Belonging; again.

Belonging.

I’ve touched on the theme of ‘taking things for granted’ a number of times throughout this blog. Whether that’s life in general, your health or even your hair!

In this post I’m going to touch on the theme again in the context of ‘belonging’.

Belonging; noun.

Defined as
an affinity for a place or situation.
“we feel a real sense of belonging”
Throughout life we all at one point or another feel we ‘belong’ to something or someone. It was something I had never given much thought to; however once again my cancer journey was about to teach me something new about myself.
As I’ve written about previously, back in July I made a relatively big decision; resigning from my job with no new job to go to. A choice I made due to a number of reasons.
Resigning gave me a chance to rebuild, to evaluate and to figure out what I needed from my next career move. However it also highlighted to me how work gives you a sense of ‘belonging’. Something I had started to figure out in my sessions with my Macmillan Counsellor over the past few months.
Starting the job in London which as I mentioned in the last blog post was a whole new experience to me in itself started to give me a sense of ‘belonging’ again.
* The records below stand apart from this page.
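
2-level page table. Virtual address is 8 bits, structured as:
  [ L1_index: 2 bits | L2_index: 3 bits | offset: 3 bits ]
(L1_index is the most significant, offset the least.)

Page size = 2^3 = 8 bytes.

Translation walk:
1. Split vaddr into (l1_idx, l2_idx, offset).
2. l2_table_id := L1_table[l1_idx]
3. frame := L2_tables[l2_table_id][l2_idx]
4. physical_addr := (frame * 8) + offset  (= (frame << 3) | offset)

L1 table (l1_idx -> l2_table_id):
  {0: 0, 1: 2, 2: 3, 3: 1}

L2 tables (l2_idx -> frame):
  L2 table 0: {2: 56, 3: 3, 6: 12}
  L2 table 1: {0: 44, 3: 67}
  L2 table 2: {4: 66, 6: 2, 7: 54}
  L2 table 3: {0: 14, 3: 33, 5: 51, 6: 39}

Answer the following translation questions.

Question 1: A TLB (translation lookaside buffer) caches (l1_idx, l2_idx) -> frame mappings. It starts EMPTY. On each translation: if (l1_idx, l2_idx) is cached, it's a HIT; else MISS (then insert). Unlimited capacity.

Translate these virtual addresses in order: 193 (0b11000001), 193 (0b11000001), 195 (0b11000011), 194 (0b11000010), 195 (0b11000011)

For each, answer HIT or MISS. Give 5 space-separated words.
Answer: MISS HIT HIT HIT HIT

Derivation:
vaddr=193: (3,0) not in TLB -> MISS, insert
vaddr=193: (3,0) in TLB -> HIT
vaddr=195: (3,0) in TLB -> HIT
vaddr=194: (3,0) in TLB -> HIT
vaddr=195: (3,0) in TLB -> HIT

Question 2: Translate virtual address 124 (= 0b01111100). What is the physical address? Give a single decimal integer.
vaddr = 124 = 0b01111100
Split: l1_idx=1, l2_idx=7, offset=4
L1[1] = 2
L2[2][7] = 54
paddr = 54 * 8 + 4 = 436

Answer: 436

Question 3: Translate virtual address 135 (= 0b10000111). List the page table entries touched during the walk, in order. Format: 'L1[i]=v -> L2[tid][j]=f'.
Answer: L1[2]=3 -> L2[3][0]=14

Derivation:
vaddr = 135 = 0b10000111
Split: l1_idx=2, l2_idx=0, offset=7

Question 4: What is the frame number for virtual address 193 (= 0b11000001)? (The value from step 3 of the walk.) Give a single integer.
Answer: 44

Derivation:
vaddr = 193: l1_idx=3, l2_idx=0
L1[3] = 1; L2[1][0] = 44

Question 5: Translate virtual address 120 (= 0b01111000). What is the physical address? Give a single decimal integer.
vaddr = 120 = 0b01111000
Split: l1_idx=1, l2_idx=7, offset=0
L1[1] = 2
L2[2][7] = 54
paddr = 54 * 8 + 0 = 432

Answer: 432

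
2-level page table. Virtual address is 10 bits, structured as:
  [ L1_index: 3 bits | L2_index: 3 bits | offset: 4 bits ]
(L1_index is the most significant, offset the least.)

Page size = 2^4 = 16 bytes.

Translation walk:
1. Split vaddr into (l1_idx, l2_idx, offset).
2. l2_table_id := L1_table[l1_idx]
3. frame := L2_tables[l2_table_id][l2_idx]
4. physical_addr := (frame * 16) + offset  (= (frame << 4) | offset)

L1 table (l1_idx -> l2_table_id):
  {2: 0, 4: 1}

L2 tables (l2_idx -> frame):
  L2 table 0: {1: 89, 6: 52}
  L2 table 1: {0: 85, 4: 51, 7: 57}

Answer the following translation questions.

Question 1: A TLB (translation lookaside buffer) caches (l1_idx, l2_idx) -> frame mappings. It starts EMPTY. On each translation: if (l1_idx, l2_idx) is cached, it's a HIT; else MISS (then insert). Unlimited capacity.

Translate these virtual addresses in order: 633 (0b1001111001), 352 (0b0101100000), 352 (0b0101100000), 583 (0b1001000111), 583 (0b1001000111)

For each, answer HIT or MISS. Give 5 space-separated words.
Answer: MISS MISS HIT MISS HIT

Derivation:
vaddr=633: (4,7) not in TLB -> MISS, insert
vaddr=352: (2,6) not in TLB -> MISS, insert
vaddr=352: (2,6) in TLB -> HIT
vaddr=583: (4,4) not in TLB -> MISS, insert
vaddr=583: (4,4) in TLB -> HIT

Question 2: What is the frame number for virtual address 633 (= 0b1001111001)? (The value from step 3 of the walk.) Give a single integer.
Answer: 57

Derivation:
vaddr = 633: l1_idx=4, l2_idx=7
L1[4] = 1; L2[1][7] = 57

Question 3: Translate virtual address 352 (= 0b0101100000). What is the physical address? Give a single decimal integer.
Answer: 832

Derivation:
vaddr = 352 = 0b0101100000
Split: l1_idx=2, l2_idx=6, offset=0
L1[2] = 0
L2[0][6] = 52
paddr = 52 * 16 + 0 = 832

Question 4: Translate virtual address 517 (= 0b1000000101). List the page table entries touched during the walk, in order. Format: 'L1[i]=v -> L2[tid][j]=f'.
vaddr = 517 = 0b1000000101
Split: l1_idx=4, l2_idx=0, offset=5

Answer: L1[4]=1 -> L2[1][0]=85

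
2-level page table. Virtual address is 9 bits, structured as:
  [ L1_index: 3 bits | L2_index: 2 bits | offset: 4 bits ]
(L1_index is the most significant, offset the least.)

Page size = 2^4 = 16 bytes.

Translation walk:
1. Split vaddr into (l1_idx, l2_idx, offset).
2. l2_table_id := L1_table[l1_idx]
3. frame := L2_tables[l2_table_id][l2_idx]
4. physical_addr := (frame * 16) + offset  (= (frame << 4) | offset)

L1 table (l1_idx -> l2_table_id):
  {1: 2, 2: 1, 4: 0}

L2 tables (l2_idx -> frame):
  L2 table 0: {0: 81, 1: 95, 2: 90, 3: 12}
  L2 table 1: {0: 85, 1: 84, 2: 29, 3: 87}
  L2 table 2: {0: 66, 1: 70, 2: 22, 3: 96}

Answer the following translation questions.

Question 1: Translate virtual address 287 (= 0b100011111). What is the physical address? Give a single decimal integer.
vaddr = 287 = 0b100011111
Split: l1_idx=4, l2_idx=1, offset=15
L1[4] = 0
L2[0][1] = 95
paddr = 95 * 16 + 15 = 1535

Answer: 1535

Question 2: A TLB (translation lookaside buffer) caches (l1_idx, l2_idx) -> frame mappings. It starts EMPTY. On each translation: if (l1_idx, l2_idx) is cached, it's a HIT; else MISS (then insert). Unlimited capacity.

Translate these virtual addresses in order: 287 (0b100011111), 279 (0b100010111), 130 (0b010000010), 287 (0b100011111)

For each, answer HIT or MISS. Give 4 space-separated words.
Answer: MISS HIT MISS HIT

Derivation:
vaddr=287: (4,1) not in TLB -> MISS, insert
vaddr=279: (4,1) in TLB -> HIT
vaddr=130: (2,0) not in TLB -> MISS, insert
vaddr=287: (4,1) in TLB -> HIT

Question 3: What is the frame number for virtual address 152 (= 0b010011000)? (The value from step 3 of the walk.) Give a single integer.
Answer: 84

Derivation:
vaddr = 152: l1_idx=2, l2_idx=1
L1[2] = 1; L2[1][1] = 84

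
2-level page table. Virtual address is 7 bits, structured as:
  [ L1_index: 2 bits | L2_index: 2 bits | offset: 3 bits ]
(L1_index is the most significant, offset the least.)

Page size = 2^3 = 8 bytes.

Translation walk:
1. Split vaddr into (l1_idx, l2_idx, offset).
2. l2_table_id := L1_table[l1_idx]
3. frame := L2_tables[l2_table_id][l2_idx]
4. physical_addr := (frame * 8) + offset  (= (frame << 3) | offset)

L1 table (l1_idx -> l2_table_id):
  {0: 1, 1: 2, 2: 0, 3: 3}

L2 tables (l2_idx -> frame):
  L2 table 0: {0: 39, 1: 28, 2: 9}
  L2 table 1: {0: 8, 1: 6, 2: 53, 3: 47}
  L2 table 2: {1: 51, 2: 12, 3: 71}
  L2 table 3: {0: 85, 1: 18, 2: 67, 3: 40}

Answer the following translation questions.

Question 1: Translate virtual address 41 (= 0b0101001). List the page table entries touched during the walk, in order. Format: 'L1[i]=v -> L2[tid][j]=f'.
Answer: L1[1]=2 -> L2[2][1]=51

Derivation:
vaddr = 41 = 0b0101001
Split: l1_idx=1, l2_idx=1, offset=1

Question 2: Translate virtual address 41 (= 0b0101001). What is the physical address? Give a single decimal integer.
vaddr = 41 = 0b0101001
Split: l1_idx=1, l2_idx=1, offset=1
L1[1] = 2
L2[2][1] = 51
paddr = 51 * 8 + 1 = 409

Answer: 409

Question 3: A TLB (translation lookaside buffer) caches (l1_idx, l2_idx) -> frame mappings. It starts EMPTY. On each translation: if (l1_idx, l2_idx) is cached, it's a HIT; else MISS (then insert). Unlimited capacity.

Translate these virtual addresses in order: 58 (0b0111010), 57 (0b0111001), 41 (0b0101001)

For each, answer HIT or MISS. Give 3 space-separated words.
Answer: MISS HIT MISS

Derivation:
vaddr=58: (1,3) not in TLB -> MISS, insert
vaddr=57: (1,3) in TLB -> HIT
vaddr=41: (1,1) not in TLB -> MISS, insert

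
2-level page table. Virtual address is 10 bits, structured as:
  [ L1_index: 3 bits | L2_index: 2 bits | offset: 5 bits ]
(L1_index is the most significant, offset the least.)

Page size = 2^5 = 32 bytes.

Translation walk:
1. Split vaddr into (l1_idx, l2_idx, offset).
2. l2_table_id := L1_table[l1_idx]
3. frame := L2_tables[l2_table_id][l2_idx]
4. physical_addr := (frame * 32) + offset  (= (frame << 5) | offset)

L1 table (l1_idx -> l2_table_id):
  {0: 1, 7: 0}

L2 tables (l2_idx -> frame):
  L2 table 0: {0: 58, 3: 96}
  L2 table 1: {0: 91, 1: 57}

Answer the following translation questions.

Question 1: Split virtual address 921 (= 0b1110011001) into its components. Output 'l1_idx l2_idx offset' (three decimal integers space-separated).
Answer: 7 0 25

Derivation:
vaddr = 921 = 0b1110011001
  top 3 bits -> l1_idx = 7
  next 2 bits -> l2_idx = 0
  bottom 5 bits -> offset = 25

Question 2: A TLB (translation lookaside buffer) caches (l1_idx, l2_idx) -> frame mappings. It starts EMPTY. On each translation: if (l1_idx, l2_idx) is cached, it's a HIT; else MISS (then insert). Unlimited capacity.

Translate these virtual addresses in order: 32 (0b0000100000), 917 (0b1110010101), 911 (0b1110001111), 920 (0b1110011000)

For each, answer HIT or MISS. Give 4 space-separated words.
Answer: MISS MISS HIT HIT

Derivation:
vaddr=32: (0,1) not in TLB -> MISS, insert
vaddr=917: (7,0) not in TLB -> MISS, insert
vaddr=911: (7,0) in TLB -> HIT
vaddr=920: (7,0) in TLB -> HIT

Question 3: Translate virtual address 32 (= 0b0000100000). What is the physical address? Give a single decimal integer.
vaddr = 32 = 0b0000100000
Split: l1_idx=0, l2_idx=1, offset=0
L1[0] = 1
L2[1][1] = 57
paddr = 57 * 32 + 0 = 1824

Answer: 1824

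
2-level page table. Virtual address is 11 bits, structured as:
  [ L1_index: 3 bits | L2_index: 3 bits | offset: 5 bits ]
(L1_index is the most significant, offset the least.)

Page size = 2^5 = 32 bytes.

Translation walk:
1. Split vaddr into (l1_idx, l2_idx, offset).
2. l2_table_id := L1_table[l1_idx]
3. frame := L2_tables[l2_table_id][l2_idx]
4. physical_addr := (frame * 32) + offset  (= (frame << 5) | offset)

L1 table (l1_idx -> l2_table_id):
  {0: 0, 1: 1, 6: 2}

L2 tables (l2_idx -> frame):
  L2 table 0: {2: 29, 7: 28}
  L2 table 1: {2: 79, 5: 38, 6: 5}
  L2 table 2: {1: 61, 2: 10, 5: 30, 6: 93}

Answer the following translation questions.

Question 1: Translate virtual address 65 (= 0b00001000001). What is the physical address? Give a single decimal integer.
vaddr = 65 = 0b00001000001
Split: l1_idx=0, l2_idx=2, offset=1
L1[0] = 0
L2[0][2] = 29
paddr = 29 * 32 + 1 = 929

Answer: 929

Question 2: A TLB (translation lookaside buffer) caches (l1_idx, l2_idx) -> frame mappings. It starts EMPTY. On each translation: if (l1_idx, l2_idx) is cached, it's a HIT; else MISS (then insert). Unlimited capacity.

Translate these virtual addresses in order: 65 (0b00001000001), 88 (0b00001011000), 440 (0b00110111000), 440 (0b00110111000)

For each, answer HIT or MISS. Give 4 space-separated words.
vaddr=65: (0,2) not in TLB -> MISS, insert
vaddr=88: (0,2) in TLB -> HIT
vaddr=440: (1,5) not in TLB -> MISS, insert
vaddr=440: (1,5) in TLB -> HIT

Answer: MISS HIT MISS HIT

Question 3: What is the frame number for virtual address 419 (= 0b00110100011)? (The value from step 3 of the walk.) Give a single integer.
Answer: 38

Derivation:
vaddr = 419: l1_idx=1, l2_idx=5
L1[1] = 1; L2[1][5] = 38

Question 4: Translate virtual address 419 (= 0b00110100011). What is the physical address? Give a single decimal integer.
Answer: 1219

Derivation:
vaddr = 419 = 0b00110100011
Split: l1_idx=1, l2_idx=5, offset=3
L1[1] = 1
L2[1][5] = 38
paddr = 38 * 32 + 3 = 1219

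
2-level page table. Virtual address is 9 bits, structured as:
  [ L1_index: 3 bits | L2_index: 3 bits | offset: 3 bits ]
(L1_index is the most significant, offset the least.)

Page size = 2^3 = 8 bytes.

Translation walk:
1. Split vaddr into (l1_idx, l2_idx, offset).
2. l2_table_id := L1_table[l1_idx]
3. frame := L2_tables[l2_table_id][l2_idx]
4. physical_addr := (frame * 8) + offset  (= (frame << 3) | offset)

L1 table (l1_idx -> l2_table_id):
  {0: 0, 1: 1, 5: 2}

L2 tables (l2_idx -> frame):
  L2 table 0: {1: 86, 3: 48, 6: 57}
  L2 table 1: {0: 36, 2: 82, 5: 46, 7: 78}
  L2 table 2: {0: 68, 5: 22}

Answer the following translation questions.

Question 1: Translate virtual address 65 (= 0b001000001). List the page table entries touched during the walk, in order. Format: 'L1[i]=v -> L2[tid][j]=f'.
Answer: L1[1]=1 -> L2[1][0]=36

Derivation:
vaddr = 65 = 0b001000001
Split: l1_idx=1, l2_idx=0, offset=1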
The people I worked with didn’t know it; other than my boss and a couple of people none of them knew what the previous 10 months in my life had been like.
Although I knew the job was only for 12 weeks; I took the opportunity to build new relationships and build a new sense of ‘belonging’ with people and a business.
As with all jobs it had it’s ups and downs during that time, but for some reason I could see things in a completely different light. Just a few months prior I had no idea what the months of October through to December were going to be like for me. How can life turn almost 360 degrees and give me an opportunity like this?
Being in the role for a short period of time meant I needed to learn quickly, build relationships even faster and get on with getting the job done. This job, these people, this experience gave me confidence and the sense of ‘belonging’ I had been missing for quite some time since leaving my last role.
So why am I writing about this? I guess I wanted to share my experience with you in case you were going through something similar. A cancer journey like the one I had, although I was absolutely one of the very lucky and fortunate ones still creates ‘waves’ and a knock on ‘ripple’ effect through aspects of your life, months and I am sure years after the initial phase of treatment and recovery is ‘over’.
I lost my sense of ‘belonging’ not with my wife or family; but with that thing that we ‘all’ moan about getting up for each day; work and the role I could play within it. Being around a new group of people, sharing new experiences, views and working on common goals gave me all of that back. I was welcomed by strangers and left a business 12 weeks later all the better for knowing them.
If you’re feeling like your sense of ‘belonging’ is missing whilst on your journey, I can assure you it’s absolutely normal. Like I keep saying; everybody’s journey will be different but if you are feeling lost, trust me, the stars will align and you will get your sense of ‘belonging’ back. I never knew where mine was going to come from but I’m so thankful it happened the way it did.
The picture at the start of this post was one I took walking for the train after finishing on my last day. I stood for about 5 minutes taking it all in and feeling so grateful I could be part of it.
To those I worked with in London; Thank you.